Trump campaigned heavily on protecting coal miners, which helped him win states like West Virginia, Kentucky and Ohio by large margins. While McConnell’s proposal would extend a decades-old miners’ healthcare fund, the solution is not the long-term fix Democrats and some Republicans are calling for.
Republicans said they wanted to make sure miners got benefits. “We’re trying our best to meet those needs,” said Rep. Hal Rogers of Kentucky, chairman of the House Appropriations Committee. “Obviously I want to see us take care of those miners as best we can, considering the circumstances.”
The water infrastructure bill would require government projects to use American-made steel, a provision that is a major boon for steelmakers who have hemorrhaged production to China and Turkey.

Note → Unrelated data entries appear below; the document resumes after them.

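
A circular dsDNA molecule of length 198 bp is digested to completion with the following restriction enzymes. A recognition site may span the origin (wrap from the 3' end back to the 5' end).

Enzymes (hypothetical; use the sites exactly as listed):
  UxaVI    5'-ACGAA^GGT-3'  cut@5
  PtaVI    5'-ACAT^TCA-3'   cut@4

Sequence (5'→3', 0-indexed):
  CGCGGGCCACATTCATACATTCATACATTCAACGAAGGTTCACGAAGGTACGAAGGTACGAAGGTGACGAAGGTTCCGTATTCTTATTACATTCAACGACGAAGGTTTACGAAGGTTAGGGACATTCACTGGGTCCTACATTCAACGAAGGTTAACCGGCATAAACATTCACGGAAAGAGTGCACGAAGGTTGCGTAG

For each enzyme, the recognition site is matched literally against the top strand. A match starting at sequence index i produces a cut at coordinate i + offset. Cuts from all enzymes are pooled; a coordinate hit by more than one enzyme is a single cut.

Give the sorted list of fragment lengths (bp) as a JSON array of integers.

Per-enzyme occurrences:
  UxaVI ACGAAGGT/5: at [31, 41, 49, 57, 66, 98, 108, 144, 183] ⇒ [36, 46, 54, 62, 71, 103, 113, 149, 188]
  PtaVI ACATTCA/4: at [8, 16, 24, 88, 121, 137, 164] ⇒ [12, 20, 28, 92, 125, 141, 168]

Pooled cuts: [12, 20, 28, 36, 46, 54, 62, 71, 92, 103, 113, 125, 141, 149, 168, 188]

Fragments:
  12→20: 8 bp
  20→28: 8 bp
  28→36: 8 bp
  36→46: 10 bp
  46→54: 8 bp
  54→62: 8 bp
  62→71: 9 bp
  71→92: 21 bp
  92→103: 11 bp
  103→113: 10 bp
  113→125: 12 bp
  125→141: 16 bp
  141→149: 8 bp
  149→168: 19 bp
  168→188: 20 bp
  188→12 (wrap): 198-188+12 = 22 bp

[8,8,8,8,8,8,9,10,10,11,12,16,19,20,21,22]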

“By removing my Buy America standard, Speaker Ryan and House Republicans are embracing the status-quo in Washington. This is a failure by House leadership to make a solid commitment to American manufacturers and workers,” Democratic Sen. Tammy Baldwin of Wisconsin, who pushed for the provision, said in a statement.
As Democrats struggle to find their footing after a disastrous election, many in the party have called for measures to build support among working class voters in the so-called Rust Belt states.
For Democrats it is less a change it reflects less a change in policy than a change in messaging, as they seek to highlight differences between the President-elect and his party, and seek to reclaim their title as the party of the working class.
Democrats lost by significant margins in old manufacturing states such as Ohio and Pennsylvania and faced surprise defeats in Michigan and Wisconsin. Over the next year they will seek to make back their losses, in part by muddying the Republicans’ and Trump’s message.
“We’re beginning to see the fault lines emerge, the divisions that will dominate Washington next year,” said Schumer. “Only this time, instead of the fault lines falling between Democrats and Republicans, they’re falling between the President and his own party.”